Tester Visits Area, Supports ‘4 For 2′
Wolf Point Herald-News
By PAUL MURRAY
Democratic U.S. senatorial candidate Jon Tester paid a visit to Poplar on Tuesday afternoon, Aug. 22, making a courtesy call at the Fort Peck Reservation Assiniboine and Sioux Tribal Council.
In a Tuesday morning interview with The Herald-News, as he was on his way to the area from Sidney, Tester threw his full support behind the “4 for 2″ proposal to widen Highway 2 from its current two lanes to four lanes in northeastern Montana.
“I know that (state) Senator Sam Kitzenberg (R-Glasgow) and (state) Senator Frank Smith (D-Poplar) both support 4 for 2 and they are right,” Tester said. “I would absolutely support funding for this project in the U.S. Senate.”
Tester agreed with marketing research which indicates that the vast majority of economic growth occurs along four-lane highways.
“This is the sort of infrastructure issue that needs attention, because it lays the groundwork for economic development to happen. It gets things in motion”
When asked, though, if he would support tax breaks for businesses or industries which may choose to locate along a four-lane U.S. 2, Tester demurred.
“The problem with tax breaks is you give them to businesses in one part of Montana, but then what about similar businesses in other parts of Montana that aren’t getting those tax breaks?” he asked. “I’d rather not support giving tax breaks that help businesses in one area at the expense of businesses in another area of Montana.
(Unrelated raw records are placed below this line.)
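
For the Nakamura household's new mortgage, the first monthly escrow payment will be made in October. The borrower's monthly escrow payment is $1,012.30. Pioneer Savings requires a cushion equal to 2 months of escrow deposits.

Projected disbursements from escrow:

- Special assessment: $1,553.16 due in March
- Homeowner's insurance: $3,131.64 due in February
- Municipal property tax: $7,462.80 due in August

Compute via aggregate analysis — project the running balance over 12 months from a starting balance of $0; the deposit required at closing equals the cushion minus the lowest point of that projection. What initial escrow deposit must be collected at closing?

Cushion = 2 × $1,012.30 = $2,024.60
Trial balance (start $0, +$1,012.30 each month, − disbursements):
  Oct: +$1,012.30 → $1,012.30
  Nov: +$1,012.30 → $2,024.60
  Dec: +$1,012.30 → $3,036.90
  Jan: +$1,012.30 → $4,049.20
  Feb: +$1,012.30 − $3,131.64 → $1,929.86
  Mar: +$1,012.30 − $1,553.16 → $1,389.00
  Apr: +$1,012.30 → $2,401.30
  May: +$1,012.30 → $3,413.60
  Jun: +$1,012.30 → $4,425.90
  Jul: +$1,012.30 → $5,438.20
  Aug: +$1,012.30 − $7,462.80 → -$1,012.30
  Sep: +$1,012.30 → $0.00
Lowest trial balance = -$1,012.30 (Aug)
Initial deposit = cushion − low point = $2,024.60 − (-$1,012.30) = $3,036.90

$3,036.90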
“I prefer to believe in that expression, if you build it, they will come,” he added. “If you have good highways, trucks and other transportation and businesses have what they need.”
Northeast Montana will not be forgotten about, Tester promised, if he ends up in Washington, D.C.
“Montana is a big state and it’s tough to be everywhere, but I would have my staff get out and meet people,” he said. “We’ve been all over this state.”
Tester emphasized his central Montana roots, in the Big Sandy area, and his lack of D.C. connections as being positives.
“People that have been elected, sometimes they have a tendency when they get out of Montana, to lose focus on Montana,” Tester declared. “Politicians need to make a concerted effort to get out to the rural areas of the state, and we will.”
Tester stressed the several projects already in the works for northeast Montana, as being the primary sources of new area jobs in the immediate future.
“The Fort Peck Rural Water System project, the 4 for 2 project, the northeast Dry Prairie project, all of these will create jobs,” Tester declared. “There’s also a lot of opportunity in energy for Montana, whether it’s wind energy, or biofuel or grain into ethanol. That creates jobs.”
The federal 2007 Farm Bill should contain better language than the 2002 version in terms of providing safety nets for farmers and ranchers, Tester said, with financing for farm and ranch protection possibly coming from loans, better insurance or subsidies.
He added, though, that such protection should not be available for irresponsible purchases of expensive, unneeded farm equipment.
For legitimate investment in alternative types of farming, however, Tester saw the need for greater security, along with providing protection for farmers in Montana’s “boom or bust” agricultural cycles.
“Flexibility for raising different crops, oil seeds that could be converted into biofuel, we need to provide better security for family farms. Food security is very important.”
Tester, a farmer himself, declared that family farms are better at preserving resources for future generations than corporate farms have been.
“We also need better labeling,” Tester added. “We need to know where our food comes from, where it is produced.”
Tester concluded the question-and-answer session with an explanation of his unique haircut, which has been getting increasing attention as his campaign progresses.
“I had a barber in Big Sandy who told me I’d look good with a flattop (haircut),” Tester said. “Plus my father, my uncle and my brother were all bald and they were kidding me about going bald. So I decided to kill two birds with one stone, and please my barber and the rest of my family at the same time by getting the low-maintenance cut.”
Tester was then off to Poplar, becoming the third federal office-holder or office-seeker to visit the Assiniboine and Sioux Tribal Offices in the past two weeks, following U.S. Senator Max Baucus on Aug. 9 and U.S. House of Representatives candidate Monica Lindeen on Aug. 10.